U.S. Says It Had to Pay for Ripped Off Charities

     HOUSTON (CN) – A cargo-handling firm that loaded more than 50,000 tons of food aid meant for overseas crisis areas overcharged for its services, federal prosecutors say.
     The United States sued Jacintoport International under the False Claims Act over a 2007 contract it entered with the U.S. Agency for International Development to store and redeliver emergency food aid.
     Jacintoport is a cargo-handling and stevedoring, or ship-loading, company.
     “This contract, among other things, contained explicit caps on the rates Jacintoport could charge to load humanitarian food aid onto ships … bound for crisis areas around the world,” federal prosecutors said in a statement. “The complaint alleges that beginning around January 2008 and continuing through at least October 2009, Jacintoport regularly exceeded these caps, resulting in inflated charges to the United States in connection with the delivery of more than 50 thousand tons of humanitarian food aid.”

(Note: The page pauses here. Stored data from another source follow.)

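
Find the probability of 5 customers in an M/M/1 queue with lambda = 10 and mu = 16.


rho = 10/16; P(n) = (1-rho)*rho^n = (1-10/16)*(10/16)^5 = 0.0358

0.0358


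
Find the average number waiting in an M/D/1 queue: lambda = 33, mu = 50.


M/D/1: Lq = rho^2 / (2*(1-rho)) where rho = 33/50; Lq = 0.64

0.64


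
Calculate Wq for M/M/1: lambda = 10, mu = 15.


rho = 10/15; Wq = rho/(mu - lambda) = 0.1333 hours

0.1333 hours


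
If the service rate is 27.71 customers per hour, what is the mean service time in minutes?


Mean service time = 60/mu = 60/27.71 = 2.17 minutes

2.17 minutes


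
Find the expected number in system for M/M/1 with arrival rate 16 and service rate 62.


rho = 16/62; L = rho/(1-rho) = 0.35

0.35


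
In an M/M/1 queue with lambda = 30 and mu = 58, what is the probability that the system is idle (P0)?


P0 = 1 - rho = 1 - 30/58 = 0.4828

0.4828


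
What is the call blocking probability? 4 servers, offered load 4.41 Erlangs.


B(N,A) = (A^N/N!) / sum(A^k/k!, k=0..N) with N=4, A=4.41 = 0.3488

0.3488


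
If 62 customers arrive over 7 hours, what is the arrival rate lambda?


lambda = total arrivals / time = 62 / 7 = 8.86 per hour

8.86 per hour


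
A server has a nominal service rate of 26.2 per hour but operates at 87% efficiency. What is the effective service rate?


Effective rate = mu * efficiency = 26.2 * 0.87 = 22.79 per hour

22.79 per hour


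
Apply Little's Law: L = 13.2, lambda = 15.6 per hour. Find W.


W = L / lambda = 13.2 / 15.6 = 0.8462 hours

0.8462 hours


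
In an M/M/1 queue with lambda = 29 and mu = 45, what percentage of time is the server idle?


Idle fraction = (1 - rho) * 100 = (1 - 29/45) * 100 = 35.6%

35.6%


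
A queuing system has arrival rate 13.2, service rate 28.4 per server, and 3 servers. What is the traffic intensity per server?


rho = lambda / (c * mu) = 13.2 / (3 * 28.4) = 0.1549

0.1549


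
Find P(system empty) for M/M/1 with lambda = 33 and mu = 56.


P0 = 1 - rho = 1 - 33/56 = 0.4107

0.4107


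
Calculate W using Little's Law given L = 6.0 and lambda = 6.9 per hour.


W = L / lambda = 6.0 / 6.9 = 0.8696 hours

0.8696 hours


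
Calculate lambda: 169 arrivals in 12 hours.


lambda = total arrivals / time = 169 / 12 = 14.08 per hour

14.08 per hour


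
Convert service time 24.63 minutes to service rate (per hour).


mu = 60 / avg_service_time = 60 / 24.63 = 2.44 per hour

2.44 per hour


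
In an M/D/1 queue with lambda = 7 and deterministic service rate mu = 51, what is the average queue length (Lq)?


M/D/1: Lq = rho^2 / (2*(1-rho)) where rho = 7/51; Lq = 0.01

0.01


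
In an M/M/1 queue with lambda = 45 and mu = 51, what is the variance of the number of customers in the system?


rho = 45/51; Var(N) = rho/(1-rho)^2 = 63.75

63.75


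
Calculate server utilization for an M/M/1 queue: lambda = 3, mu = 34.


rho = lambda/mu = 3/34 = 0.0882

0.0882


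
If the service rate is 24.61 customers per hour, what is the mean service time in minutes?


Mean service time = 60/mu = 60/24.61 = 2.44 minutes

2.44 minutes


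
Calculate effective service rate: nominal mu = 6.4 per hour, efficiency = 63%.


Effective rate = mu * efficiency = 6.4 * 0.63 = 4.03 per hour

4.03 per hour


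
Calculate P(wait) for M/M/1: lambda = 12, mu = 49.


P(wait) = rho = lambda/mu = 12/49 = 0.2449

0.2449


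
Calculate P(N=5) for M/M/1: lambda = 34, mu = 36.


rho = 34/36; P(n) = (1-rho)*rho^n = (1-34/36)*(34/36)^5 = 0.0417

0.0417


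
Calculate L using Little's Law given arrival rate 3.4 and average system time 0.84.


L = lambda * W = 3.4 * 0.84 = 2.86

2.86


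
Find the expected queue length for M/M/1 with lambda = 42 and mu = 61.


rho = 42/61; Lq = rho^2/(1-rho) = 1.52

1.52


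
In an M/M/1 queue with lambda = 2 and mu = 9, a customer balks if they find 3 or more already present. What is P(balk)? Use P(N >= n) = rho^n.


P(N >= 3) = rho^3 = (2/9)^3 = 0.011

0.011


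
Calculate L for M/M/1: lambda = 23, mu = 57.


rho = 23/57; L = rho/(1-rho) = 0.68

0.68


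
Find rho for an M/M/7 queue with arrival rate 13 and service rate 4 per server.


rho = lambda/(c*mu) = 13/(7*4) = 0.4643

0.4643


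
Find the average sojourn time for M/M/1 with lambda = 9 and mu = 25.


W = 1/(mu - lambda) = 1/(25 - 9) = 0.0625 hours

0.0625 hours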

     Jacintoport stored and loaded processed rice, soybeans and vegetable oil donated by charitable organizations that participate in the United States’ food aid programs, according to the complaint
     “The Warehouse Contract’s rate for stevedoring 50 kg bags of food was $21.50 per metric ton,” the complaint states. “Despite the applicable rate, Jacintoport routinely charged $34.50 per metric ton for 50 kg bags with conventional handling and $29.50 per metric ton for 50 kg bags with automated handling-taking an improper and unlawful mark-up of $13.00 and $8.00, respectively, per metric ton for massive quantities of cargo that moved through its warehouse since at least as early as 2008.”
     Prosecutors say Jacintoport overcharged steamship lines transporting the cargo, which passed the fees on to the charities that donated the food and are initially responsible for paying the shipping fees.
     “Ultimately, the United States reimbursed the charitable organizations for their transportation expenses that included Jacintoport’s inflated stevedoring charges,” the complaint states.
     John Raggio, who got an invoice from Jacintoport that included excessive stevedoring fees, sued the company in Washington, D.C., nearly two years ago.
     The whistle-blower complaint remained under seal until U.S. District Judge Barbara Jacobs Rothstein opened it up on Aug. 21, a day after the United States filed a notice of intervention in the case.
     Prosecutors filed their complaint in intervention on Friday. The complaint also names Jacintoport’s corporate parents Seaboard Marine, of Miami, and Seaboard Corporation, of Merriam, Kan., as defendants.